Et puis ce personnage de femme que tout le monde prend pour folle mais qui avec une opiniâtreté, longtemps jugée coupable par son entourage, finit par arriver à démontrer que c’est elle qui avait raison par dessus tout, et depuis le début, est-ce que l’on peut penser encore surprendre quiconque avec de tels clichés ?

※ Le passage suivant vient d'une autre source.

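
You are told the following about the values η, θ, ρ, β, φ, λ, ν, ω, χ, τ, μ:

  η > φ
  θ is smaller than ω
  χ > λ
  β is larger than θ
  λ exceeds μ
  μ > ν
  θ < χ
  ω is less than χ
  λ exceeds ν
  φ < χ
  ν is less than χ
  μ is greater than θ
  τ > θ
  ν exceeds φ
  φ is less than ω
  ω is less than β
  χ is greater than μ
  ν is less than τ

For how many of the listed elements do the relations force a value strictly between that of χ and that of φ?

4

Chaining upward from φ reaches: η, ω, ν, β, μ, λ, τ.
Chaining downward from χ reaches: θ, ω, ν, μ, λ.
Strictly between φ and χ are those in both lists: ω, ν, μ, λ — 4 elements.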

Le plus étonnant finalement est encore la dernière scène dans ce qu’elle s’engage à bâcler en une seule scène aux dialogues sans relief, ce qui devient véritablement une histoire, celle de savoir comment on éduque une enfant qui a d’abord appartenu à une famille, mais qui doit revenir dans sa véritable famille. C’est sûrement assez vexant, mais même une horreur racoleuse et publicitaire comme la vie est un long fleuve tranquille répond presque mieux à ce genre de questions. Parce que justement n’est-ce pas là une vraie question moderne, celle de l’éducation des enfants d’aujourd’hui dans la dilution de la parenté, et comment les rôles importés ne sont pas nécessairement les plus ingrats, ni les moins aptes à la tranmission. Mais cela est un autre film dont on ne pense pas que Safy Nebbou soit capable. Au lieu de cela, le voilà qui bâcle une scène là où Arnaud Despléchin, par exemple, dans Rois et Reine fait une scène centrale, un testament, le lieu même de la transmission. Dans cette scène Safy Nebbou aimerait nous faire croire un instant que le personnage d’Elsa pourrait retourner à la folie et décider de noyer cette enfant dont elle serait en droit de se sentir privée de l’enfance, cela aurait demandé du courage, celui de s’emanciper d’une manière mièvre de raconter des histoires dans lesquelles l’enfance reste un joyau inviolable. C’est niais. Aussi niais que le cartel juste avant le générique qui précise qu’il s’agisse-là d’une histoire vraie, ce n’est pas parce que c’est une histoire avérée que cela dispense quiconque de s’appliquer un peu à la raconter, au contraire, bien au contraire. Ou même d’aquérir de l’épaisseur à cette véracité. Est-ce que de ce point de vue les frères Cohen dans Fargo n’ont pas démontré une mauvaise fois pour toutes la futilité de la question en inventant un fait divers de toutes pièces et en le faisant passer pour vrai pendant très longtemps — ce n’est que le suicide d’une admiratrice outrée de ce film partie à la recherche du magot, et déçue de comprendre que ce fait divers n’avait jamais eu lieu qui avait poussé les frères Cohen à admettre publiquement que le scénario de Fargo était de le fruit exclusif de leur imagination.